JSW Takes The Wheel At MG India As SAIC Cuts Stake To 39 Percent
SAIC Motor is set to sell an additional 10 percent stake in JSW MG Motor India to JSW Group, according to a Reuters report. The deal would lift JSW's holding to 45 percent and cut SAIC's to 39 percent, making the Indian conglomerate the single largest shareholder in the joint venture within the next month.
What was announced
Chinese automaker SAIC Motor is in advanced talks to sell an additional 10 percent stake in the JSW MG Motor India joint venture to its Indian partner, JSW Group, Reuters reported on May 30, 2026. The transaction is expected to close within the next month. Post-deal, JSW's shareholding rises from 35 percent to 45 percent, while SAIC's drops from 49 percent to 39 percent. The balance is held by Indian financial investors and an employee trust set up during the 2023 restructuring.
MG India needed an Indian face on the door, and a 45 percent JSW stake finally provides it.

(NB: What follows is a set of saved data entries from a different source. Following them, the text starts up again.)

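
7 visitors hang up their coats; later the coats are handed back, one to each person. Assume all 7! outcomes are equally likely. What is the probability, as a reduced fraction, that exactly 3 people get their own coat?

1/16

Favorable outcomes: C(7,3)·!4 = 35·9 = 315.
Total outcomes: 7! = 5040.
Probability = 315/5040 = 1/16.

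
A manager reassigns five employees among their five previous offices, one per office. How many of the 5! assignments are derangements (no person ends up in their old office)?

Recurrence: !5 = 5·!4 + (-1)^5.
!5 = 5·9 - 1 = 44

44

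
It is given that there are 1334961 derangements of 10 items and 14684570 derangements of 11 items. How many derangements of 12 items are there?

D_12 = (12-1)·(D_11 + D_10) = 11·(14684570 + 1334961) = 11·16019531 = 176214841.

176214841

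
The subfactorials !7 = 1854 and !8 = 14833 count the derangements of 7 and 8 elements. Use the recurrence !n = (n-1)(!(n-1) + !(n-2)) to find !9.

!9 = (9-1)·(!8 + !7) = 8·(14833 + 1854) = 8·16687 = 133496.

133496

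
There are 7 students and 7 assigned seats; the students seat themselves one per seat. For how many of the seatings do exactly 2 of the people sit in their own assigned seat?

924

Choose which 2 of the 7 are fixed: C(7,2) = 21.
The other 5 form a derangement: !5 = 44.
Total: 21 × 44 = 924.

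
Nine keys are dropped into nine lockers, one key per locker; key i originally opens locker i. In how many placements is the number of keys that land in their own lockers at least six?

205

# with exactly i fixed is C(9,i)·!(9-i); sum over i=6..9:
  i=6: C(9,6)·!3 = 84·2 = 168
  i=7: C(9,7)·!2 = 36·1 = 36
  i=8: C(9,8)·!1 = 9·0 = 0
  i=9: C(9,9)·!0 = 1·1 = 1
Total = 205.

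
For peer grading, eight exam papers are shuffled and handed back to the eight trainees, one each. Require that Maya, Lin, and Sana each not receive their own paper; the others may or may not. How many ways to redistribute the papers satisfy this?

27240

Inclusion-exclusion on the 3 forbidden self-matches:
Σ_{j=0}^{3} (-1)^j C(3,j)(8-j)!
= C(3,0)·8! - C(3,1)·7! + C(3,2)·6! - C(3,3)·5!
= 40320 - 15120 + 2160 - 120
= 27240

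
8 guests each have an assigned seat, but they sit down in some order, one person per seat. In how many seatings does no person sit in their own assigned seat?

Recurrence: !8 = 8·!7 + (-1)^8.
!8 = 8·1854 + 1 = 14833

14833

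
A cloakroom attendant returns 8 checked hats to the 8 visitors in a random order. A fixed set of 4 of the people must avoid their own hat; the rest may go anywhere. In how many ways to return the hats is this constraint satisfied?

24024

Let A_j be the event that the j-th constrained one is fixed. By inclusion-exclusion over the 4 events:
Σ_{j=0}^{4} (-1)^j C(4,j)(8-j)!
= C(4,0)·8! - C(4,1)·7! + C(4,2)·6! - C(4,3)·5! + C(4,4)·4!
= 40320 - 20160 + 4320 - 480 + 24
= 24024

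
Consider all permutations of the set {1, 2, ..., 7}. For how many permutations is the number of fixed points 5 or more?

# with exactly i fixed is C(7,i)·!(7-i); sum over i=5..7:
  i=5: C(7,5)·!2 = 21·1 = 21
  i=6: C(7,6)·!1 = 7·0 = 0
  i=7: C(7,7)·!0 = 1·1 = 1
Total = 22.

22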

JSW Group first picked up its 35 percent stake in 2023, when MG Motor India was reorganised into a joint venture with Indian backers at a valuation of roughly USD 1.2 billion. The current transaction does not disclose a headline value, but proceeds from the sale are expected to be partly reinvested by SAIC back into the JV. Those funds are earmarked for new product launches, allowing SAIC to maintain its revised 39 percent shareholding without further dilution.

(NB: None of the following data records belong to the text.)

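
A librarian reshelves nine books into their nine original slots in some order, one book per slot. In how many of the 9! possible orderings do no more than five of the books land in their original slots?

362675

Sum C(9,i)·!(9-i) for i = 0..5:
  i=0: C(9,0)·!9 = 1·133496 = 133496
  i=1: C(9,1)·!8 = 9·14833 = 133497
  i=2: C(9,2)·!7 = 36·1854 = 66744
  i=3: C(9,3)·!6 = 84·265 = 22260
  i=4: C(9,4)·!5 = 126·44 = 5544
  i=5: C(9,5)·!4 = 126·9 = 1134
Total = 362675.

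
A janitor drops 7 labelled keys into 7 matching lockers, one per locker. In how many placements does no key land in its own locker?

1854

!7 is the nearest integer to 7!/e.
7! = 5040, and 5040/e ≈ 1854.11, so !7 = 1854.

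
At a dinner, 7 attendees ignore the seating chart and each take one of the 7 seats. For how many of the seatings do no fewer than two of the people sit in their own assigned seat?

Sum C(7,i)·!(7-i) for i = 2..7:
  i=2: C(7,2)·!5 = 21·44 = 924
  i=3: C(7,3)·!4 = 35·9 = 315
  i=4: C(7,4)·!3 = 35·2 = 70
  i=5: C(7,5)·!2 = 21·1 = 21
  i=6: C(7,6)·!1 = 7·0 = 0
  i=7: C(7,7)·!0 = 1·1 = 1
Total = 1331.

1331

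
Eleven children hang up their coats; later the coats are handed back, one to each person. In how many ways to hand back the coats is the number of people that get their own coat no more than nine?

39916799

# with exactly i fixed is C(11,i)·!(11-i); sum over i=0..9:
  i=0: C(11,0)·!11 = 1·14684570 = 14684570
  i=1: C(11,1)·!10 = 11·1334961 = 14684571
  i=2: C(11,2)·!9 = 55·133496 = 7342280
  i=3: C(11,3)·!8 = 165·14833 = 2447445
  i=4: C(11,4)·!7 = 330·1854 = 611820
  i=5: C(11,5)·!6 = 462·265 = 122430
  i=6: C(11,6)·!5 = 462·44 = 20328
  i=7: C(11,7)·!4 = 330·9 = 2970
  i=8: C(11,8)·!3 = 165·2 = 330
  i=9: C(11,9)·!2 = 55·1 = 55
Total = 39916799.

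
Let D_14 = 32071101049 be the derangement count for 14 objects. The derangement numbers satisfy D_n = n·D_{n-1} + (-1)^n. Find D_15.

D_15 = 15·32071101049 - 1 = 481066515734.

481066515734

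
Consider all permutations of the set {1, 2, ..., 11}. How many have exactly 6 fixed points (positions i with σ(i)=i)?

Pick the 6 fixed positions: C(11,6) = 462 ways.
The remaining 5 must be deranged: !5 = 44.
Total: 462 × 44 = 20328.

20328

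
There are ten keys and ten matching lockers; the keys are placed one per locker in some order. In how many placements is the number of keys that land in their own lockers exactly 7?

Choose which 7 of the 10 are fixed: C(10,7) = 120.
The remaining 3 must be deranged: !3 = 2.
Total: 120 × 2 = 240.

240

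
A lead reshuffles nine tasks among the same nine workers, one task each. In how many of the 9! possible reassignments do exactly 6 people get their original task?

168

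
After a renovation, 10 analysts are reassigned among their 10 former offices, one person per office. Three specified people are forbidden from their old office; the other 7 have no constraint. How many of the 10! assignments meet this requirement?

2656080

Let A_j be the event that the j-th constrained one is fixed. By inclusion-exclusion over the 3 events:
Σ_{j=0}^{3} (-1)^j C(3,j)(10-j)!
= C(3,0)·10! - C(3,1)·9! + C(3,2)·8! - C(3,3)·7!
= 3628800 - 1088640 + 120960 - 5040
= 2656080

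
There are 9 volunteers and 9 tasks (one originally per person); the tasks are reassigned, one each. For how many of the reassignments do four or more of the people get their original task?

6883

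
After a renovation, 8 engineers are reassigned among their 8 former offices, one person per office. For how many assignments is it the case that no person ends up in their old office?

!8 = 8! · Σ_{k=0}^{8} (-1)^k/k!
= 8! - 8!/1! + 8!/2! - 8!/3! + 8!/4! - 8!/5! + 8!/6! - 8!/7! + 8!/8!
= 40320 - 40320 + 20160 - 6720 + 1680 - 336 + 56 - 8 + 1
= 14833

14833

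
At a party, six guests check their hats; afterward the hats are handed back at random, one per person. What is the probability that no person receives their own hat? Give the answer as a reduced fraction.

53/144

Favorable outcomes: !6 = 265.
Total outcomes: 6! = 720.
Probability = 265/720 = 53/144.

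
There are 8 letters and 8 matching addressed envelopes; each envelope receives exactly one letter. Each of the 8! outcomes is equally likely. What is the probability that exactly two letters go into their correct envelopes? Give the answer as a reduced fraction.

Favorable outcomes: C(8,2)·!6 = 28·265 = 7420.
Total outcomes: 8! = 40320.
Probability = 7420/40320 = 53/288.

53/288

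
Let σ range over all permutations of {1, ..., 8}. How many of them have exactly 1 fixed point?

14832

Pick the single fixed position: C(8,1) = 8 ways.
The remaining 7 must be deranged: !7 = 1854.
Total: 8 × 1854 = 14832.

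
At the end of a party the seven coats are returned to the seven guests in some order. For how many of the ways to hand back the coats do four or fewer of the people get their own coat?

5018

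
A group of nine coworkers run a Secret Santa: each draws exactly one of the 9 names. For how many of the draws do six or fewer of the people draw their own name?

362843

# with exactly i fixed is C(9,i)·!(9-i); sum over i=0..6:
  i=0: C(9,0)·!9 = 1·133496 = 133496
  i=1: C(9,1)·!8 = 9·14833 = 133497
  i=2: C(9,2)·!7 = 36·1854 = 66744
  i=3: C(9,3)·!6 = 84·265 = 22260
  i=4: C(9,4)·!5 = 126·44 = 5544
  i=5: C(9,5)·!4 = 126·9 = 1134
  i=6: C(9,6)·!3 = 84·2 = 168
Total = 362843.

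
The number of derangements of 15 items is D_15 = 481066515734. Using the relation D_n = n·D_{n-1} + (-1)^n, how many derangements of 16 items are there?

7697064251745

D_16 = 16·481066515734 + 1 = 7697064251745.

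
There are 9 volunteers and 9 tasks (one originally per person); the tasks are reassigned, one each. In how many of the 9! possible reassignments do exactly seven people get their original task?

Pick the 7 fixed positions: C(9,7) = 36 ways.
The remaining 2 must be deranged: !2 = 1.
Total: 36 × 1 = 36.

36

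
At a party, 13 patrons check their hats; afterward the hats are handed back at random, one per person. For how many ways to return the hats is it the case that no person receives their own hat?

2290792932

Use !n = n·!(n-1) + (-1)^n.
!13 = 13·176214841 - 1 = 2290792932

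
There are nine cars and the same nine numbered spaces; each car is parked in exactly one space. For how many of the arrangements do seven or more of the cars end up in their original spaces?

# with exactly i fixed is C(9,i)·!(9-i); sum over i=7..9:
  i=7: C(9,7)·!2 = 36·1 = 36
  i=8: C(9,8)·!1 = 9·0 = 0
  i=9: C(9,9)·!0 = 1·1 = 1
Total = 37.

37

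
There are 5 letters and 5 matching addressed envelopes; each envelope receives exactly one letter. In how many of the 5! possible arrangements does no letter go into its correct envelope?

!5 is the nearest integer to 5!/e.
5! = 120, and 120/e ≈ 44.15, so !5 = 44.

44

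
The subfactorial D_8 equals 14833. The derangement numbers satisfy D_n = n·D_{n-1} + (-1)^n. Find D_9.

D_9 = 9·14833 - 1 = 133496.

133496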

The shift gives JSW a decisive role in management and strategic direction at a time when MG India's portfolio is expanding aggressively. The Windsor EV has been the volume leader, the Hector and Gloster sit at the upper end, and a new full-size SUV positioned against the Toyota Fortuner is being readied for launch. The stake change also comes as JSW Group ramps up its broader automotive ambitions, including a separate EV manufacturing plan announced earlier.
The Car Jury verdict
This is the right outcome for MG India's buyers. The Chinese-origin baggage that has dogged MG showrooms since 2020 needs an Indian face on the door, and a 45 percent JSW stake provides exactly that cover. The product pipeline, from the Windsor EV to the upcoming Majester that aims squarely at the Toyota Fortuner, only works if dealerships stay full and financing stays cheap. JSW control helps both.
But ownership does not fix execution. Rachit Hirani of MotorOctane has already flagged that "MG's cameras are not the best when it comes to 360 degree qualities," and Arun Panwar bluntly notes that MG cannot match Fortuner-grade reliability yet. Biturbo Media even suggests a JSW Motors rebrand is on the cards. Fine, but fix the basics first: service network depth, software quality, resale confidence. Badge engineering can wait.